Authors Jon Valant and Daniel A. Newark state that what the public believes about an issue within the realm of education can have an affect over how that issue is dealt with. The authors add that as public officials are incentivized to serve their constituents, public opinions can often shape the agendas of policymakers as well as their decisions. Although public opinion is not the only way decisions are made, the issues chosen to be addressed by elected officials tend to focus on those thought to be of importance to the public.
The report, “The Politics of Achievement Gaps: U.S. Public Opinion on Race-Based and Wealth-Based Differences in Test Scores,” focuses on the achievement gap prevalent in schools throughout the United States, or the difference between academic outcomes for groups that are historically advantaged and disadvantaged. The last two presidents have pushed for educational reforms on the topic in an effort to close the gaps which are highlighted in average test scores.
The study takes a closer look at what the public believes about three test score gaps, including Black-White, Hispanic-White, and poor-wealthy. The authors test for differences through the random assignment of questions to survey respondents pertaining to one of the gaps. Responses were then compared across groups in an effort to explore whether policymakers may see varying levels of public support for different gaps. A large national sampling was used for the study.

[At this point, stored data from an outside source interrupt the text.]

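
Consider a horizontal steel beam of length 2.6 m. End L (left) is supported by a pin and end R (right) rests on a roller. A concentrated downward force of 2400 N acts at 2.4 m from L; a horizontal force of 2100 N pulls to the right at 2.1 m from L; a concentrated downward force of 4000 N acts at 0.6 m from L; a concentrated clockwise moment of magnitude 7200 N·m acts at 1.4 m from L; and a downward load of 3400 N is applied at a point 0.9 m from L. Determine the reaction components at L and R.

L_x = -2100 N, L_y = 2715 N, R_y = 7085 N

Moments about L: R_y·2.6 − 2400·2.4 − 4000·0.6 − 7200 − 3400·0.9 = 0 → R_y = 18420/2.6 = 7084.62 ≈ 7085 N.
ΣF_y = 0: L_y + 7084.62 − 2400 − 4000 − 3400 = 0 → L_y = 2715 N.
ΣF_x = 0: L_x + 2100 = 0 → L_x = -2100 N.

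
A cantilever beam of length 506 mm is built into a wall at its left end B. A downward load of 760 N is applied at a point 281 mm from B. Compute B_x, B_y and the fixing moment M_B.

B_x = 0, B_y = 760.0 N, M_B = 213600 N·mm

ΣF_x = 0: B_x = 0.
ΣF_y = 0: B_y − 760 = 0 → B_y = 760.0 N.
ΣM about B: M_B − 760·281 = 0 → M_B = 213600 N·mm.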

Findings suggest strong evidence to support the idea that the American public has stronger support for wealth-based test score gaps than either race or ethnicity-based gaps. While just 36% of Americans believe the Black-White gap should be made a priority and 31% say the same for the Hispanic-White gap, 64% of Americans argue that the priority should be placed on closing the poor-wealthy test score gap.
While respondents who were high-income, low-income, and white all supported the closure of poor-wealthy gaps over the Black-White and Hispanic-White gaps, no significant differences were noted within the Black and Hispanic subgroups in terms of prioritizing wealth-based versus race and ethnicity-based gaps.

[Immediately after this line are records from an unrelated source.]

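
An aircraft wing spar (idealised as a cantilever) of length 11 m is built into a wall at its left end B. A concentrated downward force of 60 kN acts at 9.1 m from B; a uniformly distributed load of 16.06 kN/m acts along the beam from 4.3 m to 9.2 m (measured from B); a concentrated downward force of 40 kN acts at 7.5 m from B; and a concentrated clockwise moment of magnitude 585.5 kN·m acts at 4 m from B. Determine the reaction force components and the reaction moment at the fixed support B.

B_x = 0, B_y = 178.7 kN, M_B = 1963 kN·m

Resultant of the distributed load: 16.06 × 4.9 = 78.694 kN at 6.75 m from B.
ΣF_x = 0: B_x = 0.
ΣF_y = 0: B_y − 60 − 16.06·4.9 − 40 = 0 → B_y = 178.7 kN.
ΣM about B: M_B − 60·9.1 − (16.06·4.9)·6.75 − 40·7.5 − 585.5 = 0 → M_B = 1963 kN·m.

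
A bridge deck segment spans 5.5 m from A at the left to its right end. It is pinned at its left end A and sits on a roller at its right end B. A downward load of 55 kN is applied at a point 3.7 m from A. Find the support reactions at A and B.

A_x = 0, A_y = 18.00 kN, B_y = 37.00 kN

Taking moments about A: B_y·5.5 − 55·3.7 = 0 → B_y = 203.5/5.5 = 37.00 kN.
ΣF_y = 0: A_y + 37 − 55 = 0 → A_y = 18.00 kN.
ΣF_x = 0: no horizontal applied forces, so A_x = 0.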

In addition, respondents were more supportive of ideas that would help to narrow the wealth-based gap over racial or ethnicity-based gaps, and were more ready to attribute these gaps to the explanations provided by the authors.
Stronger support was offered for the summer school proposal over the teacher bonus and voucher proposals, however, the authors suggest that the overall support offered for these initiatives could be due to the wording used.
The final proposal suggested the assignment of students from lower-scoring groups to the best teachers in the district. Support for this was found to be higher for other districts around the country (15%) rather than a respondent’s own district (11%). While high-income respondents were more likely to support the proposal for districts other than their own, no significant difference was found.